Learn the phone and money system at the holding facility. At many facilities, a detained person is given a personal identification number, or PIN, that they need in order to call family or an attorney, and it can take a day to receive it. Calls usually carry a fee, paid by loading money onto a prepaid account, and international calls and calls to a consulate are often possible. Call the facility to confirm how its system works and how to add funds.
Keep the paperwork organized. Hold onto every document with the A-Number, every court notice, and every receipt, and share copies with the attorney.
Staying connected matters more than anything
Through all of the logistics, do not underestimate the simple power of staying in touch. A transfer to another state can leave a person isolated and far from everyone they know, frightened and cut off, and steady contact from home is one of the few things that genuinely helps a person hold on.
Letters and photos are the backbone of that connection. They are something your person can keep, read again on a hard night, and hold as proof that home has not let go, and they can follow your person from Illinois to wherever they are sent. InmateAid can help you send physical mail and photos to your loved one, printed and delivered the right way so it reaches them inside. Use it to send pictures of family, words of encouragement, or simply a reminder that someone is fighting for them on the outside. That steady contact, alongside a good lawyer, is the most practical support you can give while the case moves forward.
Frequently asked questions
Is there an ICE detention center in Illinois?
No. A 2021 state law, the Illinois Way Forward Act, ended immigration detention within the state. The Broadview facility near Chicago is a short term processing site, not a detention center, and people are transferred to facilities in other states.
Where are ICE detainees from Illinois taken?
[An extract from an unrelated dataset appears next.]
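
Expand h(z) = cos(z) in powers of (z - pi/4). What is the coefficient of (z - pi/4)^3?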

Most are transferred to jails and detention centers in the Chicago field office region and beyond, including facilities in Indiana, Wisconsin, and Kentucky, and sometimes Kansas, Oklahoma, or Texas.
How do I find someone detained by ICE in Illinois?
Use the free Online Detainee Locator System at locator.ice.gov, searching by the nine digit A-Number or by full name, country of birth, and date of birth. Because people are moved out of state quickly, check again regularly. People under 18 do not appear in the locator.
Does Illinois cooperate with ICE?
No, not in the way many states do. State law ended in state immigration detention and restricts local police and jails from holding people on ICE detainers or sharing certain information with ICE. ICE still conducts its own enforcement in the state.
Can someone be released from ICE detention on bond?
Sometimes. An immigration judge can set bond for people who are eligible, and it can then be paid for release while the case continues. Others are subject to mandatory detention and cannot get bond. An immigration attorney can determine which applies.